Saturday, June 23, 2007

Case o' The Week: Portland, Washington Fourth Amendment Victory

AFPD Lisa Hay brings home a great Fourth Amendment win, with a carefully-reasoned Judge Gould decision on a Portland stop. The case discusses pamphlets distributed to a community particularly sensitive to police violence, and is of particular interest for its examination of the reasonable fear of the defendant when "consent" was given. See United States v. Washington, __ F.3d __, Slip. Op. 7255 (9th Cir. June 19, 2007), decision available here.

Players: Great victory by Portland AFPD Lisa Hay. Decision by Judge Gould (right).

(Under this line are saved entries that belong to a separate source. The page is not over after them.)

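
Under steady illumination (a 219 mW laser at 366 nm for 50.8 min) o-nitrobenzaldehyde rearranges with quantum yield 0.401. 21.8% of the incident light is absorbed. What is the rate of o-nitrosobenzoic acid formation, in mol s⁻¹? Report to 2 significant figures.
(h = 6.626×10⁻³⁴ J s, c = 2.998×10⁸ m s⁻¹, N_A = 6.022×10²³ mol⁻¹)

Photon energy at 366 nm: hc/λ = (6.626×10⁻³⁴)(2.998×10⁸)/(366×10⁻⁹) = 5.428×10⁻¹⁹ J.
Energy delivered: (219 mW)(3048 s) = 667.5 J.
Photons incident: 667.5 / 5.428×10⁻¹⁹ = 1.230×10²¹, i.e. 1.230×10²¹/6.022×10²³ = 0.002043 mol.
Photons absorbed: 0.218 × 0.002043 = 4.454×10⁻⁴ mol.
Product formed: 0.401 × 4.454×10⁻⁴ = 1.786×10⁻⁴ mol.
Rate: 1.786×10⁻⁴ / 3048 s = 5.9×10⁻⁸ mol s⁻¹.

5.9×10⁻⁸ mol s⁻¹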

Facts: African-American defendant Bennie Washington was sitting in a lawfully-parked car in Portland, when he was approached by a white cop. Slip. Op. at 7260. The cop came up on Washington, shined his light in the car, and asked what he was doing. Id. The cop asked for consent to search the defendant: he agreed. Id. The cop then asked Washington to step out of and away from the car, and asked for consent to search the car. Id. Washington agreed, the cops found a gun. Id.

In the year and a half before this stop, Portland cops had shot and – in one instance, killed – African Americans during traffic stops. Id. Portland police had distributed pamphlets on how to respond to stops, which directed citizens to “follow the officer’s directions” when stopped and “if ordered, comply with the procedures for a search.” Id. at 7262. Washington was charged with § 922(g); the district court refused to suppress the gun concluding that Washington was not “seized,” and that he had voluntarily consented to the search. Id.

Issue(s): “Washington argues that the district court erred when it denied his motion to suppress because he was illegally seized by [the officers]. Washington also argues that even if he was not seized, the district court clearly erred in finding that he voluntarily consented to the search of his car.” Id. at 7263.

Held: “Although Washington voluntarily consented to the search of his person, we conclude that the encounter then escalated into an impermissible seizure. And even though Washington thereafter consented to the search of his car, during which the firearm was discovered, we conclude, contrary to the district court, that Washington’s consent was not voluntary. Alternatively, the search of Washington’s car and the firearm discovered therein were ‘fruits of the poisonous tree’ that followed in an immediate unbroken chain from his illegal seizure, and Washington’s consent to the car search did not purge the taint of his illegal seizure.” Id. at 7259-60.

Of Note: Judge Gould carefully dissects each temporal slice of the stop, and surveys a great deal of Fourth Amendment law on the way. Was the initial contact a “seizure?” No, explains Gould: “the Fourth Amendment is not implicated when law enforcement officers merely approach an individual in public and ask him if he is willing to answer questions.” Id. at 7263. Was Washington seized when the officer told him to leave the car, and asked for consent to search? No, explains Gould: “a reasonable person in Washington’s situation would have understood that the police officer might ask him to exit the vehicle in order to conduct the search because of valid concerns for officer safety.” Id. at 7265. Ultimately, however, the defense prevails because the consent search degenerated into a seizure – particularly because the pamphlets had ordered citizens to comply with cops’ orders. Id. at 7266-68.

How to Use: Don’t limit Washington to this “pamphlet” scenario. This opinion is an exhaustive review of the tests and factors necessary to thread the Fourth Amendment needle and win a suppression search. See, e.g., id. at 7271-76 (discussing “fruits of poisonous tree” analysis). It’s worth a close read as a roadmap for a suppression challenge.

Washington is also a helpful reminder that a Fourth Amendment challenge requires slicing an entire encounter into precise temporal events. AFPD Lisa Hay refused to be cowed by two consents (person and car) in this case – by focusing the Court on each time segment, she brought home a case-dispositive win.

For Further Reading: While it’s not clear that this is the pamphlet involved in this case, the Portland Police Department still has internet “advice” for its citizens on how to submit to police demands. See Portland Police Department website here. The web page helpfully explains that Portland cops can stop a person “on the street if they observe a violation, if they are investigating a complaint or they believe the person has or is about to commit a crime.” (Terry stops, one assumes). Portland citizens shall “[i]f ordered to do so, comply with the procedures for a search.” Id.

Maybe worth a visit to the local gendarmes’ web site before your next Fourth Amendment motion?